Scientists Genetically Engineer Living Cells to Store “Memories” in Their DNA

Cells can now truly tell their stories.

Cecille De JesusAugust 22nd 2016

A More Complex Memory Capability

For the first time ever, biological engineers from MIT have found a way to make cells “remember” past events. Of course, they can’t exactly recite π, but they can remember things such as inflammation—including duration and intensity.

These complex histories can be stored in the DNA of human cells, and they can be retrieved through sequencing. Ultimately, this analog memory storage system paves the way for a better understanding of how cells transform into diverse tissues during embryonic development, how stimuli cause the cells to change, and how other events contribute to disease and development.

Senior author Timothy Lu, head of the Synthetic Biology Group at MIT’s Research Laboratory of Electronics, explains the development: “To enable a deeper understanding of biology, we engineered human cells that are able to report on their own history based on genetically encoded recorders.”

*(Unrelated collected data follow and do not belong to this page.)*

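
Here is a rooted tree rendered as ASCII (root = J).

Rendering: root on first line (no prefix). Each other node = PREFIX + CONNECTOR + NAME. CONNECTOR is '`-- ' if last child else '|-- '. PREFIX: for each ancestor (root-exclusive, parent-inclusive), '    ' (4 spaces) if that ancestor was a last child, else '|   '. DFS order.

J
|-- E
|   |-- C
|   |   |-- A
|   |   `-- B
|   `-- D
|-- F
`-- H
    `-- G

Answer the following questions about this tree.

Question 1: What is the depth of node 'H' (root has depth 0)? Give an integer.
Path from root to H: J -> H
Depth = number of edges = 1

Answer: 1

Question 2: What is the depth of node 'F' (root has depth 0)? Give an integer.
Path from root to F: J -> F
Depth = number of edges = 1

Answer: 1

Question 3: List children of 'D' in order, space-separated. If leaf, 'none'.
Answer: none

Derivation:
Node D's children (from adjacency): (leaf)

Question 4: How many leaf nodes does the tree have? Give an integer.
Leaves (nodes with no children): A, B, D, F, G

Answer: 5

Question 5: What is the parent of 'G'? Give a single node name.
Scan adjacency: G appears as child of H

Answer: H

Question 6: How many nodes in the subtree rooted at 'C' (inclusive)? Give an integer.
Answer: 3

Derivation:
Subtree rooted at C contains: A, B, C
Count = 3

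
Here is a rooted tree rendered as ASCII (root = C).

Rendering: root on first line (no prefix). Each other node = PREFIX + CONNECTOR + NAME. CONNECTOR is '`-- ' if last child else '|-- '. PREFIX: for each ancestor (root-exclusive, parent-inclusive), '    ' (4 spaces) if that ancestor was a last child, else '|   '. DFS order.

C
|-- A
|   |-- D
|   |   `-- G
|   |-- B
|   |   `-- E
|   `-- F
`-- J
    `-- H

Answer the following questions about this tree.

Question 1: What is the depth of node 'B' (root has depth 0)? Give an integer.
Path from root to B: C -> A -> B
Depth = number of edges = 2

Answer: 2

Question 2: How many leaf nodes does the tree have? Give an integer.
Leaves (nodes with no children): E, F, G, H

Answer: 4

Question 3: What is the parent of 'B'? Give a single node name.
Scan adjacency: B appears as child of A

Answer: A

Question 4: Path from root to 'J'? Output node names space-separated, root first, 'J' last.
Walk down from root: C -> J

Answer: C J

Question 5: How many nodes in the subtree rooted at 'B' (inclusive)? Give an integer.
Answer: 2

Derivation:
Subtree rooted at B contains: B, E
Count = 2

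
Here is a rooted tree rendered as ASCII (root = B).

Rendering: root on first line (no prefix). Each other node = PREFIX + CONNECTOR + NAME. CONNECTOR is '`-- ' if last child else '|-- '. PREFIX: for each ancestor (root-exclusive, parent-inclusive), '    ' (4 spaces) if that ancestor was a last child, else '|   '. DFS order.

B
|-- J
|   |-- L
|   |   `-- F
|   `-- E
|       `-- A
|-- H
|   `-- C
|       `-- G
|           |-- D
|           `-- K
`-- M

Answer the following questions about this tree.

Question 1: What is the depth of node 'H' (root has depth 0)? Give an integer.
Answer: 1

Derivation:
Path from root to H: B -> H
Depth = number of edges = 1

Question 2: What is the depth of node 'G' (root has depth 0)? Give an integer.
Path from root to G: B -> H -> C -> G
Depth = number of edges = 3

Answer: 3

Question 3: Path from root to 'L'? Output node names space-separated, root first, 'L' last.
Walk down from root: B -> J -> L

Answer: B J L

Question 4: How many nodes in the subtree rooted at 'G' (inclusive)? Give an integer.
Subtree rooted at G contains: D, G, K
Count = 3

Answer: 3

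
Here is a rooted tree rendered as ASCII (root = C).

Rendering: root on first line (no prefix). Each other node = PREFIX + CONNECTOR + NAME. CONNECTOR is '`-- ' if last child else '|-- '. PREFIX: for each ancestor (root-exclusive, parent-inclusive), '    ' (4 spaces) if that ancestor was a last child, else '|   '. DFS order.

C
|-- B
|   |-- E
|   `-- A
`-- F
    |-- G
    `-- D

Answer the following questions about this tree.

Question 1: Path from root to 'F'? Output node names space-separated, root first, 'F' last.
Answer: C F

Derivation:
Walk down from root: C -> F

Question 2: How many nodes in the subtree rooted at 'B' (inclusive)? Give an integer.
Answer: 3

Derivation:
Subtree rooted at B contains: A, B, E
Count = 3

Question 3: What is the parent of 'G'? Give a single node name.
Scan adjacency: G appears as child of F

Answer: F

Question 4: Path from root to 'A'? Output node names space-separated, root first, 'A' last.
Answer: C B A

Derivation:
Walk down from root: C -> B -> A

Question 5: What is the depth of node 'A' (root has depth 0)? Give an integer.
Answer: 2

Derivation:
Path from root to A: C -> B -> A
Depth = number of edges = 2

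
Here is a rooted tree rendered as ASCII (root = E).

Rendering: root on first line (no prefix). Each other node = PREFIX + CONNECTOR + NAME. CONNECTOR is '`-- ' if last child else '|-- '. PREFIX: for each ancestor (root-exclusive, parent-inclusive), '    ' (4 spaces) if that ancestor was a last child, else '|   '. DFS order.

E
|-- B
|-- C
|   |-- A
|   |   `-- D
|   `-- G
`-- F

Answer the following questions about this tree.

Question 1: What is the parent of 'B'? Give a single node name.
Answer: E

Derivation:
Scan adjacency: B appears as child of E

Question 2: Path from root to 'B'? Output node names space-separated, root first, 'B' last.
Answer: E B

Derivation:
Walk down from root: E -> B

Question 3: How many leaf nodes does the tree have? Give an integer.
Leaves (nodes with no children): B, D, F, G

Answer: 4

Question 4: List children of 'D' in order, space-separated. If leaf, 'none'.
Node D's children (from adjacency): (leaf)

Answer: none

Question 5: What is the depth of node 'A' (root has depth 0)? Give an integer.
Answer: 2

Derivation:
Path from root to A: E -> C -> A
Depth = number of edges = 2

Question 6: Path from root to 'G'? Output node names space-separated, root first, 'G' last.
Walk down from root: E -> C -> G

Answer: E C G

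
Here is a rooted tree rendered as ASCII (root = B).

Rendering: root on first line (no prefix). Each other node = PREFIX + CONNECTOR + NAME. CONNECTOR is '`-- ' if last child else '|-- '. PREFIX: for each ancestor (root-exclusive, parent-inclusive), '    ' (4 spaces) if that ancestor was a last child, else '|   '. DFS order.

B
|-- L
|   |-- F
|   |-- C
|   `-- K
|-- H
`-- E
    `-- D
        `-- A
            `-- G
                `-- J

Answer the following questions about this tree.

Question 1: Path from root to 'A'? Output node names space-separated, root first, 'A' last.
Answer: B E D A

Derivation:
Walk down from root: B -> E -> D -> A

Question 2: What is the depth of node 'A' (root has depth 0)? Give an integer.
Path from root to A: B -> E -> D -> A
Depth = number of edges = 3

Answer: 3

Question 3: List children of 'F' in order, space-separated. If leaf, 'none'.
Node F's children (from adjacency): (leaf)

Answer: none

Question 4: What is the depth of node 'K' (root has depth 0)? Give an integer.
Path from root to K: B -> L -> K
Depth = number of edges = 2

Answer: 2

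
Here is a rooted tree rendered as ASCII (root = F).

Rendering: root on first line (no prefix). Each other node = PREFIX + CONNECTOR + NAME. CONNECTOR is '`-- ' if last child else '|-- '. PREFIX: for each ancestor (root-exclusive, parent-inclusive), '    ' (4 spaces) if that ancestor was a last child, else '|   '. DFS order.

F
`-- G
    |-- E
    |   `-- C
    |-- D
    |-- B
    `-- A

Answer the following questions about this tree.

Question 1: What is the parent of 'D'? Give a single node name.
Answer: G

Derivation:
Scan adjacency: D appears as child of G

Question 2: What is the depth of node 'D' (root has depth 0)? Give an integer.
Answer: 2

Derivation:
Path from root to D: F -> G -> D
Depth = number of edges = 2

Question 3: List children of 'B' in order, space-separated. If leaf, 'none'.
Answer: none

Derivation:
Node B's children (from adjacency): (leaf)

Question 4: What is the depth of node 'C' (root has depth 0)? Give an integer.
Answer: 3

Derivation:
Path from root to C: F -> G -> E -> C
Depth = number of edges = 3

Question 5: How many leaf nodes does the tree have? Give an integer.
Leaves (nodes with no children): A, B, C, D

Answer: 4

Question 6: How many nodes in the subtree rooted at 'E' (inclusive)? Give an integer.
Answer: 2

Derivation:
Subtree rooted at E contains: C, E
Count = 2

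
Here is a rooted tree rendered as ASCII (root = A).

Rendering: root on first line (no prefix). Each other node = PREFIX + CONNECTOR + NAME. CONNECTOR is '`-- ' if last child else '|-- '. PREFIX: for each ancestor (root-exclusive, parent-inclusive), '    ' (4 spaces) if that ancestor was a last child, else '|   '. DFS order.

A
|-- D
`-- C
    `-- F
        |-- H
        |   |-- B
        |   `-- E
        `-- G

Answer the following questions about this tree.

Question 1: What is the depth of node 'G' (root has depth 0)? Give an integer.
Answer: 3

Derivation:
Path from root to G: A -> C -> F -> G
Depth = number of edges = 3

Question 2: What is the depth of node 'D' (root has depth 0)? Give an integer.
Answer: 1

Derivation:
Path from root to D: A -> D
Depth = number of edges = 1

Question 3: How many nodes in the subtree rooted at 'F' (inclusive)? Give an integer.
Subtree rooted at F contains: B, E, F, G, H
Count = 5

Answer: 5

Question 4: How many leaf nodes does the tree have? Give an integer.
Leaves (nodes with no children): B, D, E, G

Answer: 4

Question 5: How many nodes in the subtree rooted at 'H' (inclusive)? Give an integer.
Subtree rooted at H contains: B, E, H
Count = 3

Answer: 3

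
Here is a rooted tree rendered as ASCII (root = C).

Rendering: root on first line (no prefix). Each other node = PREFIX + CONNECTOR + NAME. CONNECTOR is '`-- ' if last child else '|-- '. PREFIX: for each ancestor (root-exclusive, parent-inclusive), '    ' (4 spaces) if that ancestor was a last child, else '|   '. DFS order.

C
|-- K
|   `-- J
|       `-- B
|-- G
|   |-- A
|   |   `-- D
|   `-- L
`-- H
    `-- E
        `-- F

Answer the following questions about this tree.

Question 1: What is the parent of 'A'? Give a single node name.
Scan adjacency: A appears as child of G

Answer: G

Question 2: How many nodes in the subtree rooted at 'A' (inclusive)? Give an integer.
Answer: 2

Derivation:
Subtree rooted at A contains: A, D
Count = 2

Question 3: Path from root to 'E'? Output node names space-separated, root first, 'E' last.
Answer: C H E

Derivation:
Walk down from root: C -> H -> E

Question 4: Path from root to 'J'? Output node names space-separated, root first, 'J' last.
Walk down from root: C -> K -> J

Answer: C K J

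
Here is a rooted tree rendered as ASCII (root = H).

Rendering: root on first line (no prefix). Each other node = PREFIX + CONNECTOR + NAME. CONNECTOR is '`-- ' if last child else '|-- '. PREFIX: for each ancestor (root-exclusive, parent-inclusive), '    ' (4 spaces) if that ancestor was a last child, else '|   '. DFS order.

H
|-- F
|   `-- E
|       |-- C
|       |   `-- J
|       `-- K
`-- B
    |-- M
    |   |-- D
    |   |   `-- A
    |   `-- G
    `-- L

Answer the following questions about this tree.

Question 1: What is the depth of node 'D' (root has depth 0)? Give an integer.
Answer: 3

Derivation:
Path from root to D: H -> B -> M -> D
Depth = number of edges = 3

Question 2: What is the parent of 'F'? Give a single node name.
Answer: H

Derivation:
Scan adjacency: F appears as child of H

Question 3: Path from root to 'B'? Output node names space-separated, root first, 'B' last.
Walk down from root: H -> B

Answer: H B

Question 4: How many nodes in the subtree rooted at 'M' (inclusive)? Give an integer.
Answer: 4

Derivation:
Subtree rooted at M contains: A, D, G, M
Count = 4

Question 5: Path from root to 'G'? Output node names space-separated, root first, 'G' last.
Walk down from root: H -> B -> M -> G

Answer: H B M G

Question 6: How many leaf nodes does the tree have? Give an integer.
Answer: 5

Derivation:
Leaves (nodes with no children): A, G, J, K, L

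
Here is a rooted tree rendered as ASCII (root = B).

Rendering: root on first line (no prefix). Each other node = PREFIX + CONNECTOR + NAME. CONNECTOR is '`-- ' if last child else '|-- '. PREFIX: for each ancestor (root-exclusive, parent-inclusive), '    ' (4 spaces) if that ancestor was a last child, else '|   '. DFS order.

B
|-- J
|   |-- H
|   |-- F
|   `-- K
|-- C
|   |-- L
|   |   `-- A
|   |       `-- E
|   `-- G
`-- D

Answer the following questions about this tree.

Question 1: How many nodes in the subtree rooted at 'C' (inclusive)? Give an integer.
Subtree rooted at C contains: A, C, E, G, L
Count = 5

Answer: 5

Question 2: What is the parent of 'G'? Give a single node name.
Scan adjacency: G appears as child of C

Answer: C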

Although recording digital information in living cells has been done before, previous attempts could only record occurrences, not the exposure level and duration.

Self-targeting Guide RNA

CRISPR (clustered regularly interspaced short palindromic repeats), also known as Cas9, is a process more commonly known for gene editing. Recently, it was found that CRISPR could actually be tweaked for memory storage. Notably, it can also be used so that a system of bacteria can record past viral infections, recognize them should they recur, and effectively fight them off.

And the team took that to their advantage by using a very clever mechanism.

They designed “self-targeting guide RNA”—guide strands that recognize the same DNA that guide them. The DNA is cut, inducing a mutation that is permanently recorded into the sequence and which eventually generates a new guide RNA strand. This new strand then directs Cas9 back to the already mutated original DNA, causing the process to repeat over and over, generating further mutations.  

This goes on for as long as Cas9 is active or the self-targeting guide RNA is expressed. It is the number of these accumulated mutations that then give away the exposure level and duration to a stimulus, as they observed in their experiments with a cell signaling protein called tumor necrosis factor alpha (TNF-alpha).

“This is the rich analog behavior that we are looking for, where, as you increase the amount or duration of TNF-alpha, you get increases in the amount of mutations,” Samuel Perli, one of the study’s lead authors, says.

The researchers had to lengthen the sequences from the usual 20 to 40 nucleotides, since a lot of the mutations cause part of the DNA sequence to be deleted. Their experiment, however, yielded positive results in recording inflammation in mice.

Longer sequences, with 70 nucleotides, were also designed for longer records of biological signals. The researchers say that further development could allow them to engineer cells to produce multiple self-targeting RNA guide strands per cell.

The finding would yield better monitoring systems for both medicine taken and infection, such as cancer progression, apart from the previously mentioned monitoring of embryonic development.